潰瘍性大腸炎を対象とした経口腸内細菌医薬品、日本での治験薬の初回投与を実施
メタジェンセラピューティクス株式会社は8月12日、潰瘍性大腸炎患者さんを対象とした経口FMT(腸内細菌叢移植)医薬品MGT-006の第1相臨床試験において、日本での治験薬の初回投与を実施したと発表しました。
潰瘍性大腸炎(指定難病97)は、大腸の粘膜に炎症が起こる腸の疾患で、日本国内で約31.7万人、米国で約190万人の患者さんがいると推計されています。20代での発症が多く、下痢や血便、持続的な腹痛などの症状が現れますが、明確な原因は不明とされています。
MGT-006は、潰瘍性大腸炎を対象に、経口投与による腸内細菌叢移植を可能にするための経口FMT医薬品です。腸内細菌叢移植とは、健康な人の便に含まれている腸内細菌叢を、疾患を持つ患者さんの大腸に移植し、バランスの取れた腸内細菌叢を再構築する治療方法です。
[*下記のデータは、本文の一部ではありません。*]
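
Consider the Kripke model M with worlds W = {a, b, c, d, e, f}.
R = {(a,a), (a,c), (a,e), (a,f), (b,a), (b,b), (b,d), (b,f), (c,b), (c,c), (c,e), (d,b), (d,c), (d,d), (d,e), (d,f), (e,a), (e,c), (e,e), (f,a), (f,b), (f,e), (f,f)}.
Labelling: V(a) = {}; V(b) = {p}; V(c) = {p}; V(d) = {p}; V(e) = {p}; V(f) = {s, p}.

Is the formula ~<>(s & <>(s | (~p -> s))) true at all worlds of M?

Let φ = ~<>(s & <>(s | (~p -> s))). Evaluate φ at each world:
  a (successors {a, c, e, f}): φ is false.
  b (successors {a, b, d, f}): φ is false.
  c (successors {b, c, e}): φ is true.
  d (successors {b, c, d, e, f}): φ is false.
  e (successors {a, c, e}): φ is true.
  f (successors {a, b, e, f}): φ is false.
Detail at a (counterexample):
  At a: <>(s & <>(s | (~p -> s))) is true, so ~<>(s & <>(s | (~p -> s))) is false.
    At a: <>(s & <>(s | (~p -> s))) requires s & <>(s | (~p -> s)) at some successor in {a, c, e, f}.
      s & <>(s | (~p -> s)) holds at f, so <>(s & <>(s | (~p -> s))) is true at a.

No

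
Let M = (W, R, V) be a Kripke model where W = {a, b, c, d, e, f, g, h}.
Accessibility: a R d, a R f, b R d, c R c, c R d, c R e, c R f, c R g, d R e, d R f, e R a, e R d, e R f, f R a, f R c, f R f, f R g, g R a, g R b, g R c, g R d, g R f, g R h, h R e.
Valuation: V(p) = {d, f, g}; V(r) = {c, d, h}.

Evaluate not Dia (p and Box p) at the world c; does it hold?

Yes

At c: Dia (p and Box p) is false, so not Dia (p and Box p) is true.
  At c: Dia (p and Box p) requires p and Box p at some successor in {c, d, e, f, g}.
    At c: p and Box p is false.
    At d: p and Box p is false.
    At e: p and Box p is false.
    At f: p and Box p is false.
    At g: p and Box p is false.
  So Dia (p and Box p) is false at c.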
メタジェンセラピューティクスは、これまでに内視鏡投与による臨床研究で得られた独自の知見やデータを活用して、同薬の開発を進めています。
今回の治験は、日本と米国の中等症の潰瘍性大腸炎患者さんを対象とした国際共同の第1相および第2相臨床試験です。日本では初めて実施される経口FMT医薬品の治験であり、治験薬には、国内初の献便施設である「つるおか献便ルーム」で腸内細菌ドナーから受領した便の腸内細菌が用いられています。なお、米国での治験薬初回投与も、準備が整い次第行われる予定です。
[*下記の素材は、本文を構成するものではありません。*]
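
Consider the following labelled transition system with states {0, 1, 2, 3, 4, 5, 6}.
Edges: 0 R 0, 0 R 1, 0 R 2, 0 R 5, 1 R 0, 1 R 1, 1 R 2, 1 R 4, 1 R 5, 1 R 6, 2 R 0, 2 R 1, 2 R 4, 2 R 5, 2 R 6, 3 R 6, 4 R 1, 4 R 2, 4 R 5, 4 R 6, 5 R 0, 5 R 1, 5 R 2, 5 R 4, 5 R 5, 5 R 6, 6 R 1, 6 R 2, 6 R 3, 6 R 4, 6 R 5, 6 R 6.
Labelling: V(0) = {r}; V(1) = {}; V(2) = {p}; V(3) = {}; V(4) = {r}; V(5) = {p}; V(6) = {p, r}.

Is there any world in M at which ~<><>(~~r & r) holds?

No

Let φ = ~<><>(~~r & r). Evaluate φ at each world:
  0 (successors {0, 1, 2, 5}): φ is false.
  1 (successors {0, 1, 2, 4, 5, 6}): φ is false.
  2 (successors {0, 1, 4, 5, 6}): φ is false.
  3 (successors {6}): φ is false.
  4 (successors {1, 2, 5, 6}): φ is false.
  5 (successors {0, 1, 2, 4, 5, 6}): φ is false.
  6 (successors {1, 2, 3, 4, 5, 6}): φ is false.
For instance, at 3:
  At 3: <><>(~~r & r) is true, so ~<><>(~~r & r) is false.
    At 3: <><>(~~r & r) requires <>(~~r & r) at some successor in {6}.
      <>(~~r & r) holds at 6, so <><>(~~r & r) is true at 3.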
この臨床試験のうち、第1b相試験では18名の潰瘍性大腸炎患者さんを対象に、経口投与における安全性と忍容性を評価します。また、投与前に使用する抗菌薬の違いによる、腸内細菌の定着についても評価を行います。続く第2a相試験では、36名の患者さんを対象に、最適な投与量と安全性を評価する予定です。
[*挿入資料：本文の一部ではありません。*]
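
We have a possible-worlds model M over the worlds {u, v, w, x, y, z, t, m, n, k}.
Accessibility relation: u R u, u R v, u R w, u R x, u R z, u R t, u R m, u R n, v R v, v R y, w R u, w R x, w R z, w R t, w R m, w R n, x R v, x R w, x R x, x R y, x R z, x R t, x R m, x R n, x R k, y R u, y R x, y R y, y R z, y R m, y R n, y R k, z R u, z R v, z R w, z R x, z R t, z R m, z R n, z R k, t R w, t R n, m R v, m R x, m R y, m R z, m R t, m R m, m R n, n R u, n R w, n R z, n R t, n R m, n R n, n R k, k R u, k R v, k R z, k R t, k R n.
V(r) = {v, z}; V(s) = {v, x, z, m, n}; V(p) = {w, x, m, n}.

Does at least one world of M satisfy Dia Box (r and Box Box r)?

No

Let φ = Dia Box (r and Box Box r). Evaluate φ at each world:
  u (successors {u, v, w, x, z, t, m, n}): φ is false.
  v (successors {v, y}): φ is false.
  w (successors {u, x, z, t, m, n}): φ is false.
  x (successors {v, w, x, y, z, t, m, n, k}): φ is false.
  y (successors {u, x, y, z, m, n, k}): φ is false.
  z (successors {u, v, w, x, t, m, n, k}): φ is false.
  t (successors {w, n}): φ is false.
  m (successors {v, x, y, z, t, m, n}): φ is false.
  n (successors {u, w, z, t, m, n, k}): φ is false.
  k (successors {u, v, z, t, n}): φ is false.
For instance, at t:
  At t: Dia Box (r and Box Box r) requires Box (r and Box Box r) at some successor in {w, n}.
    At w: Box (r and Box Box r) is false.
    At n: Box (r and Box Box r) is false.
  So Dia Box (r and Box Box r) is false at t.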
メタジェンセラピューティクスはプレスリリースにて、「腸内細菌医療のリーディングカンパニーとして、腸内細菌研究に基づき、潰瘍性大腸炎の新たな治療選択肢の実現を目指し、安全に1日でも早く日本と世界の患者さんへお届けできるよう、開発に注力してまいります」と述べています。